Additionally, we found an association between functional connectivity of the left postcentral cortex and sleep quality in PBD-I; and the functional connectivity of the bilateral parahippocampal gyrus of PBD-II was correlated with sleep quality. It has been proposed that the postcentral gyrus and parahippocampal gyrus in the limbic system participate in the regulation of sleep in adolescents. Clinical observation has proved that children with severe insomnia due to brain surgery injury to the limbic system. Therefore, abnormal functional connectivity of the limbic system in PBD may be the mechanism of the common sleep problems in PBD patients.
Besides, the functional connectivity in the left middle orbitofrontal gyrus, right inferior orbitofrontal cortex and bilateral rectus cortex were correlated with manic symptoms. Manic symptoms are the core emotional symptoms of PBD-I and the key difference between PBD-I and PBD-II (only hypomanic episodes occur in PBD-II). The orbitofrontal gyrus in the frontal-limbic system is known to be referred to emotional processing. The fact that the symptoms of mania was correlated with the functional connectivity in the orbitofrontal gyrus suggested that the possible mechanism underlying the difference in manic mood comparing PBD-I with PBD-II.
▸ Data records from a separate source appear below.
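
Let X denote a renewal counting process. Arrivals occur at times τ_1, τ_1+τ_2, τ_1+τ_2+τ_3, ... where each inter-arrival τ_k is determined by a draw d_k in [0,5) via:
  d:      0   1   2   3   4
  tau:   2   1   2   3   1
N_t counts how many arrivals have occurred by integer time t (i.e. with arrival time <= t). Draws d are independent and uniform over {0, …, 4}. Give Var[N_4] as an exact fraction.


205524/390625

Inter-arrival values over d=0..4: [2, 1, 2, 3, 1]
Each d has probability 1/5, so the pmf of τ is: f(1) = 2/5, f(2) = 2/5, f(3) = 1/5
Let p_n(j) = P(N_n = j), with p_0 = [1]. Condition on τ_1: p_n(0) = P(τ > n), and for j >= 1, p_n(j) = Σ_{k<=n} f(k)·p_{n−k}(j−1)
p_1 = [3/5, 2/5]  (j = 0..1)
p_2 = [1/5, 16/25, 4/25]  (j = 0..2)
p_3 = [0, 13/25, 52/125, 8/125]  (j = 0..3)
p_4 = [0, 1/5, 68/125, 144/625, 16/625]  (j = 0..4)
E[N_4] = Σ j·p_4(j) = 1301/625;  E[N_4²] = Σ j²·p_4(j) = 3037/625
Var[N_4] = 3037/625 − (1301/625)² = 205524/390625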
In the correlation of cognitive function and functional connectivity, PBD-I found that the right parahippocampal gyrus was correlated with visual memory and working memory; and the left orbitofrontal gyrus was correlated with cognitive flexibility, working memory and attention. PBD-II only found that the left parahippocampal gyrus was associated with response inhibition. The parahippocampal gyrus and the orbitofrontal gyrus in the limbic system is involved in memory processing, and the damage of which structure can cause the abnormality of emotion and memory. Our result suggested that differences in the functional connectivity of the limbic system between PBD-I and PBD-II are associated with cognitive impairment, especially memory dysfunction. The difference of functional connectivity in the limbic system may provide new evidence for the pathological mechanism that PBD-I has more disorganized cognitive function and emotion than PBD-II.
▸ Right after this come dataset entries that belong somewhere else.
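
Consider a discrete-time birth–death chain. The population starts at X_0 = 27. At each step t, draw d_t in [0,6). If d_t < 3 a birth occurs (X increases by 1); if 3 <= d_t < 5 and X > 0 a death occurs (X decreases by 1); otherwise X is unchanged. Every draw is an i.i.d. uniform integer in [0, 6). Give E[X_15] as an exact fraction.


59/2

X can drop by at most 1 per step and X_0 = 27 > T = 15, so X_t >= 27 − t >= 12 > 0 for every t <= 15: the floor at 0 (the 'and X > 0' condition) never binds. Hence X_15 = X_0 + Σ_{t<15} Y_t with i.i.d. increments Y_t = y(d_t) ∈ {+1, −1, 0}.
Outcome values over d=0..5: [1, 1, 1, -1, -1, 0]
Σy = 1, Σy² = 5, M = 6
μ = 1/6 = 1/6,  σ² = 5/6 − (1/6)² = 29/36
E[X_15] = 27 + 15·(1/6) = 59/2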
Some limitation of our research should be noticed. Firstly, our sample size was not large. If verified in greater PBD sample, this result could propose as the biomarker for the differential diagnosis of PBD-I and PBD-II. Secondly, major PBD subjects were using medication. Prior researches have presented that medication neutralized the aberrant functional connectivity of BD. Although this research showed changed functional connectivity in PBD-I compared with PBD-II, it still needed to be detected how psychoactive medication impacted the functional connectivity of PBD-I and PBD-II.
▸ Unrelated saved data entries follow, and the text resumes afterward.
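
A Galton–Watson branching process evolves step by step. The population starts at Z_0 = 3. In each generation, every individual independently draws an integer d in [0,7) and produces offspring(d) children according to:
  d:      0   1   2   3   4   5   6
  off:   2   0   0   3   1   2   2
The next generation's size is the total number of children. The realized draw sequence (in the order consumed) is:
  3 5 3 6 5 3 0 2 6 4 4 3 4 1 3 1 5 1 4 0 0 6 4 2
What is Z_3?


gen 0: Z_0=3, draws=[3, 5, 3], offspring=[3, 2, 3], Z_1=8
gen 1: Z_1=8, draws=[6, 5, 3, 0, 2, 6, 4, 4], offspring=[2, 2, 3, 2, 0, 2, 1, 1], Z_2=13
gen 2: Z_2=13, draws=[3, 4, 1, 3, 1, 5, 1, 4, 0, 0, 6, 4, 2], offspring=[3, 1, 0, 3, 0, 2, 0, 1, 2, 2, 2, 1, 0], Z_3=17

17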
In summary, this study showed that abnormal functional connectivity in the DMN, FPN, salience network and limbic system when PBD-I compared with PBD-II. Besides, associations between clinical features, cognitive function and changed functional connectivity in the intrinsic networks were presented in PBD subtypes. This study, from the first finding to explore difference of functional connectivity comparing PBD-I with PBD-II, proposed the possibility that altered functional connectivity in the DMN, FPN, salience network and limbic system could exhibit a different neural mechanism between PBD-I and PBD-II.